Bangladeshi civil servant

Manzur Morshed Chowdhury is a Bangladeshi civil servant and secretary of the Ministry of Home Affairs. He was appointed to the post on a one-year contractual basis in February 2026.

==Career==
Chowdhury served as the Upazila Nirbahi Officer of Chokoria Upazila, Cox's Bazar District in 2004.

Chowdhury joined the Bangladesh Civil Service through the 8th Bangladesh Civil Service examination.

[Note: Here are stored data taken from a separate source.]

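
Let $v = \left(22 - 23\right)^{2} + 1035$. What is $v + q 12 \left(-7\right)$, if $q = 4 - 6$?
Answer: $1204$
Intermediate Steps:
$q = -2$ ($q = 4 - 6 = -2$)
$v = 1036$ ($v = \left(-1\right)^{2} + 1035 = 1 + 1035 = 1036$)
$v + q 12 \left(-7\right) = 1036 + \left(-2\right) 12 \left(-7\right) = 1036 - -168 = 1036 + 168 = 1204$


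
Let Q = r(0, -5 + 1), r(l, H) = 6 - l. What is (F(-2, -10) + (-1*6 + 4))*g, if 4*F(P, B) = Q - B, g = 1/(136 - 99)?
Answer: 2/37 ≈ 0.054054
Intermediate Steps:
Q = 6 (Q = 6 - 1*0 = 6 + 0 = 6)
g = 1/37 ≈ 0.027027
F(P, B) = 3/2 - B/4 (F(P, B) = (6 - B)/4 = 3/2 - B/4)
(F(-2, -10) + (-1*6 + 4))*g = ((3/2 - ¼*(-10)) + (-1*6 + 4))*(1/37) = ((3/2 + 5/2) + (-6 + 4))*(1/37) = (4 - 2)*(1/37) = 2*(1/37) = 2/37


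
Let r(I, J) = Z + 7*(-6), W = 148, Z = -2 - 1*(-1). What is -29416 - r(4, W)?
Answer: -29373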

During his career, he held various government positions, including deputy secretary of the Bangladesh Trade and Tariff Commission.

Following his retirement, Chowdhury was granted a retrospective promotion to the rank of secretary by the interim government, which recognised him as one of the 764 officials allegedly deprived of promotion during the tenure of the Awami League government.

In February 2026, Chowdhury was appointed secretary of the Ministry of Home Affairs on a one-year contract under Section 49 of the Government Service Act, 2018. He succeeded Nasimul Ghani, who had been appointed cabinet secretary. In February 2026, Chowdhury attended a meeting between Home Minister Salahuddin Ahmed and Chinese Ambassador Yao Wen on bilateral cooperation in security, cybercrime prevention, police training, trade, and investment. He was among 16 retired secretaries serving in Bangladesh's civil administration on a contractual basis.